Sunday, July 23, 2006

 

Trousers

The striking phrase "trousered apes," as a description of men, comes from C.S. Lewis' The Abolition of Man (1947). Duncan Williams borrowed it for the title of a book published in 1971.

Perhaps Lewis was influenced by Erasmus, Praise of Folly:
An ape is always an ape, even if it's dressed in purple.

Simia semper est simia, etiam si purpura vestiatur.
However accurate the phrase "trousered apes" might be when applied to modern men, it would not have been an accurate description of the ancient Greeks and Romans, who eschewed trousers as barbarian garb. In a collection of passages from ancient authors on trousers, I once wrote:
The Greeks didn't have a native word for trousers, so they borrowed anaxurides from Persian. The Latin word bracae (sometimes spelled braccae), whence English breeches, may also be a loan word from Gaul.
This isn't completely accurate. I recently came across a native Greek slang term for trousers, θύλακοι [thulakoi], the plural of θύλακος, whose primary meaning is "bag, sack."

The secondary meaning "loose trousers" occurs at Aristophanes, Wasps 1087. The old men of the chorus are relating how they defeated the Persians in battle (tr. Alan H. Sommerstein):
Then we pursued them, harpooning them through their baggy trousers.

εἶτα δ᾽ εἱπόμεσθα θυννάζοντες ἐς τοὺς θυλάκους.
This secondary meaning also occurs at Euripides, Cyclopes 182, in a description of the seduction of Helen by Paris (182-186, tr. E.P. Coleridge):
The sight of a man with embroidered breeches on his legs and a golden chain about his neck so fluttered her, that she left Menelaus, her excellent little husband.

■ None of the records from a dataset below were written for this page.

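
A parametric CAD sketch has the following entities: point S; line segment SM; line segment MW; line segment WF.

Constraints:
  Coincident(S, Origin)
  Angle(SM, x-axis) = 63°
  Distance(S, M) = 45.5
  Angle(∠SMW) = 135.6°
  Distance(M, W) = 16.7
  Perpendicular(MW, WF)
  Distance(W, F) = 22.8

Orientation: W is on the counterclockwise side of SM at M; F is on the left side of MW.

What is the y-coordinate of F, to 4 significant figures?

49.66

S is at the origin; SM runs at 63.0° with length 45.5, so M = 45.5·(cos 63.0°, sin 63.0°) = (20.66, 40.54). ∠SMW = 135.6°, so MW runs at 63.0° + (180° − 135.6°) = 107.4° from the x-axis; with |MW| = 16.7, W = M + 16.7·(cos 107.4°, sin 107.4°) = (15.66, 56.48). The perpendicularity gives WF at right angles to MW; with |WF| = 22.8 on the left of MW, F = W + 22.8·(-0.9542, -0.2990) = (-6.094, 49.66). So F.y = 49.66.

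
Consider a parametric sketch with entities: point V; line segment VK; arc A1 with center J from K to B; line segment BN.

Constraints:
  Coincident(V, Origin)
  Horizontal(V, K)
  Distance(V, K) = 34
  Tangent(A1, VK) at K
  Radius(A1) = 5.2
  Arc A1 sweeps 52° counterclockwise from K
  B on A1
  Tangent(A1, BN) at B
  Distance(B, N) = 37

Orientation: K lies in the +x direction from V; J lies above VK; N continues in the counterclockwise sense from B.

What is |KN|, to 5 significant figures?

41.146

V is at the origin; V and K share the same y with |VK| = 34.0 and K on the +x side, so K = (34.000, 0.0000). Since A1 is tangent to VK there, JK ⟂ VK, so J = K + (0, 5.2) = (34.000, 5.2000). On A1, K sits at bearing -90° from J; a 52° counterclockwise sweep puts B at bearing -38°, so B = J + 5.2·(cos -38°, sin -38°) = (38.098, 1.9986). The tangent condition forces JB to be normal to BN, so BN runs along (−sin -38°, cos -38°); with |BN| = 37.0, N = (60.877, 31.155). Then |KN| = |N − K| = 41.146.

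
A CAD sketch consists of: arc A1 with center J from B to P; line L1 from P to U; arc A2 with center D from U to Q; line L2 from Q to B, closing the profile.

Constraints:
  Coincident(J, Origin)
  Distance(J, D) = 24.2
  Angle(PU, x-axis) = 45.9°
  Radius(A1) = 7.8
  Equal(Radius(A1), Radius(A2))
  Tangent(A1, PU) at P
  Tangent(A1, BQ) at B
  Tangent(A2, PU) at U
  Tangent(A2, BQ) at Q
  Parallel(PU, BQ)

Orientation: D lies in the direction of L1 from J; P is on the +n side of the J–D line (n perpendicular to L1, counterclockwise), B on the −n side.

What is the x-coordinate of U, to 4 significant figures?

11.24

The slot axis is L1's direction at 45.9°, so u = (cos 45.9°, sin 45.9°) = (0.6959, 0.7181) and n = (−sin 45.9°, cos 45.9°) = (-0.7181, 0.6959). J is at the origin and D lies 24.2 along u from J, so D = 24.2·u = (16.84, 17.38). Tangency of A1 to both parallel lines with radius 7.8 puts P and B at J ± 7.8·n: P = (-5.601, 5.428), B = (5.601, -5.428). Equal radii place U and Q the same way about D: U = D + 7.8·n = (11.24, 22.81), Q = D − 7.8·n = (22.44, 11.95). So U.x = 11.24.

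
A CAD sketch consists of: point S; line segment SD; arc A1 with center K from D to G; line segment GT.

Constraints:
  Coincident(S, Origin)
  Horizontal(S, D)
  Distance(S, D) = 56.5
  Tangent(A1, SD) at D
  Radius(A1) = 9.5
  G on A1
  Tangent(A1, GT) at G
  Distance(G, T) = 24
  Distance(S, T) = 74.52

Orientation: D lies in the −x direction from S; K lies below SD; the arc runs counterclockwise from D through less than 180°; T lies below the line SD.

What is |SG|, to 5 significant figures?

66.636

S is at the origin; S and D share the same y with |SD| = 56.5 and D on the −x side, so D = (-56.500, 0.0000). Tangency of A1 to SD means the radius KD is perpendicular to SD, so K = D + (0, -9.5) = (-56.500, -9.5000). Since KG ⟂ GT (tangency), |KT| = √(9.5² + 24.0²) = 25.812 regardless of where G sits on A1. So T lies on both circle(S, 74.52) and circle(K, 25.812); the below-SD intersection is T = (-66.713, -33.205). G is the foot of the tangent from T: G = (-65.996, -9.2161).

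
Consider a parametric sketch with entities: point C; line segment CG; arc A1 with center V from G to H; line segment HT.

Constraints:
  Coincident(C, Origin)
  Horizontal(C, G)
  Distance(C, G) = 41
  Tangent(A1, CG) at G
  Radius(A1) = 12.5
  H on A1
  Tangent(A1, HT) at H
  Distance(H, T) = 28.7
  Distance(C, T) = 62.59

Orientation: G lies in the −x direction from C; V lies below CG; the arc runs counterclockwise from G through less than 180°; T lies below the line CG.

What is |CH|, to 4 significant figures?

55.36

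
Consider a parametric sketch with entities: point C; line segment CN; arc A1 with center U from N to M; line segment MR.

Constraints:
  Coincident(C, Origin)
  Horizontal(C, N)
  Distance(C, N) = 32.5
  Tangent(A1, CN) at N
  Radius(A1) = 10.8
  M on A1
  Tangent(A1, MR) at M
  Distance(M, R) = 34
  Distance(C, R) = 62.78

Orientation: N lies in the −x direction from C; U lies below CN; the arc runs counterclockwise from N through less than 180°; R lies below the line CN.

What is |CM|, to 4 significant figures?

44.54

Checks: |UN| = 10.80 ✓; |UM| = 10.80 ✓; ∠(UM, MR) = 90.00° ✓; |MR| = 34.00 ✓; |CR| = 62.78 ✓.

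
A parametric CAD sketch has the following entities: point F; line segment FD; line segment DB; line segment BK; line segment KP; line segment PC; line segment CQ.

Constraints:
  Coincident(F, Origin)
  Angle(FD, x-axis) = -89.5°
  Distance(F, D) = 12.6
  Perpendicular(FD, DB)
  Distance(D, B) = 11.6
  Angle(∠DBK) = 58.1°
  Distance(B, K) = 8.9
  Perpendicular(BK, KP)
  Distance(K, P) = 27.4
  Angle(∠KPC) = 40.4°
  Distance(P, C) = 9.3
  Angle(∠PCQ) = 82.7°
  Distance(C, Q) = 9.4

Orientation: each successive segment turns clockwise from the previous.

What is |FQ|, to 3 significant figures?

13.4

∠KPC = 40.4° gives PC at -171° from the x-axis; with |PC| = 9.3, C = (7.35, -20.8). ∠PCQ = 82.7° gives CQ at 91.7° from the x-axis; with |CQ| = 9.4, Q = (7.07, -11.4). Then |FQ| = |Q − F| = 13.4.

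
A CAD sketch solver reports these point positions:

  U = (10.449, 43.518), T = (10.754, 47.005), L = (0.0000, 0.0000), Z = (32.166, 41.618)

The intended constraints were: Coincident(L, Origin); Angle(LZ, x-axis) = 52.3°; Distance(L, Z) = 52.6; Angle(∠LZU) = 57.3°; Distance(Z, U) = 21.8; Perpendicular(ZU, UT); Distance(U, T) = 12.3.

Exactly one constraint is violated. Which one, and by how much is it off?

Distance(U, T) = 12.3 — off by 8.80.

L = (0.00, 0.00) ✓; LZ at 52.30° ✓; |LZ| = 52.60 ✓; ∠LZU = 57.30° ✓; |ZU| = 21.80 ✓; ∠(ZU, UT) = 90.00° ✓; |UT| = 3.500 ✗.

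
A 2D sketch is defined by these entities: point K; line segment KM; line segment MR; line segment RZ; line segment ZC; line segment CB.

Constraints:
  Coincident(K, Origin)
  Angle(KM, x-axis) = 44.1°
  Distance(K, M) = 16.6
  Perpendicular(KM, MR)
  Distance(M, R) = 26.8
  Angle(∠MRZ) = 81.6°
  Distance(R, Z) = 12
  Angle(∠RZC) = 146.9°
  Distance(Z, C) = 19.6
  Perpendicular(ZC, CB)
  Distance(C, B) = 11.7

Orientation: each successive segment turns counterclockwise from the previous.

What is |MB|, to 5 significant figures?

19.085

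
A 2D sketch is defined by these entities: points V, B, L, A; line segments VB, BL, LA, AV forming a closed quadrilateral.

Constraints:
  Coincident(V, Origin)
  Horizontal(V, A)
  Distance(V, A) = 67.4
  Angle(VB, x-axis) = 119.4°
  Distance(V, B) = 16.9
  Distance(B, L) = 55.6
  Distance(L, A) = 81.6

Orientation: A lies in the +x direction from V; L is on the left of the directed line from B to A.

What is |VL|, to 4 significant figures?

66.44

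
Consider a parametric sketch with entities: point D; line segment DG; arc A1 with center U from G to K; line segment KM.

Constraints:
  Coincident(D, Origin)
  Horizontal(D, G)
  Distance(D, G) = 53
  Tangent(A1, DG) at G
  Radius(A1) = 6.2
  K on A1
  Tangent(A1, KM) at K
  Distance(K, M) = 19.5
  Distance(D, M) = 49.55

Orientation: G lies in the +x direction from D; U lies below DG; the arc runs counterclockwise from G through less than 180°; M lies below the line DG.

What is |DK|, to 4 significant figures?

47.18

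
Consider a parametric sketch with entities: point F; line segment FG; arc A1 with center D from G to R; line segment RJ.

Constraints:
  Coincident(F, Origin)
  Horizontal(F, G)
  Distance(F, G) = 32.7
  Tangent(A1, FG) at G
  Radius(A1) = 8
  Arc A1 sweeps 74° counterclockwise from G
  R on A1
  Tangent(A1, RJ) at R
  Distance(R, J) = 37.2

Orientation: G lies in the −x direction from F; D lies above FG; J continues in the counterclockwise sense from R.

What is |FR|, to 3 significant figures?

25.7

F is at the origin; F and G share the same y with |FG| = 32.7 and G on the −x side, so G = (-32.7, 0.00). Tangency of A1 to FG means the radius DG is perpendicular to FG, so D = G + (0, 8) = (-32.7, 8.00). On A1, G sits at bearing -90° from D; a 74° counterclockwise sweep puts R at bearing -16°, so R = D + 8.0·(cos -16°, sin -16°) = (-25.0, 5.79). Then |FR| = |R − F| = 25.7.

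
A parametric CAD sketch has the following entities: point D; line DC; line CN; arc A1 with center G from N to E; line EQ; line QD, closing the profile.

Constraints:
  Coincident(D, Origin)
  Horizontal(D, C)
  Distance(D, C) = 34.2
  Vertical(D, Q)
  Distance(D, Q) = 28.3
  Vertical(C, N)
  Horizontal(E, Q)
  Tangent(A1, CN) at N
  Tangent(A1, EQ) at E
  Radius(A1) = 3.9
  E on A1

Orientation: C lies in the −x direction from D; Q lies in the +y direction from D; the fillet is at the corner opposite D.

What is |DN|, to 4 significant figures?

42.01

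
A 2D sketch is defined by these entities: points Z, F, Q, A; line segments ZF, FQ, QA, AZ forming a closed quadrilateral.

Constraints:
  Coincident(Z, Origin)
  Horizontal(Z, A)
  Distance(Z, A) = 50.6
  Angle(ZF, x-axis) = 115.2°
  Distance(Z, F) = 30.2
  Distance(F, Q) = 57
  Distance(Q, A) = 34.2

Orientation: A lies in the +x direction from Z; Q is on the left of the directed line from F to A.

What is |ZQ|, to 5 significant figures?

55.157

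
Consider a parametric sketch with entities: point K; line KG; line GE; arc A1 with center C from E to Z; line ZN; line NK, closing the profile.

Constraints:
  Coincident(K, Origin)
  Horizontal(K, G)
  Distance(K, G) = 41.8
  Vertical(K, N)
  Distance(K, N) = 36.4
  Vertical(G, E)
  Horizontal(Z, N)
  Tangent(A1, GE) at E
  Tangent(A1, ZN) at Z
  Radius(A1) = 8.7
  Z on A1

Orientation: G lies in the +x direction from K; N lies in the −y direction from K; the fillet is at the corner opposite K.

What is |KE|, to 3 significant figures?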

ἣ τοὺς θυλάκους τοὺς ποικίλους
περὶ τοῖν σκελοῖν ἰδοῦσα καὶ τὸν χρύσεον
κλῳὸν φοροῦντα περὶ μέσον τὸν αὐχένα
ἐξεπτοήθη, Μενέλεων, ἀνθρώπιον
λῷστον λιποῦσα.
Besides anaxurides and thulakoi, there is a loan word for trousers listed in Liddell-Scott-Jones, s.v. σαράβαρα [sarabara], defined as:
loose trousers worn by Scythians, Antiph.201; also = Aramaic sarbālîn, LXX, Thd.Da.3.27 (cf. 21). (Prob. Persian shalvâr or shulvâr (braccae).)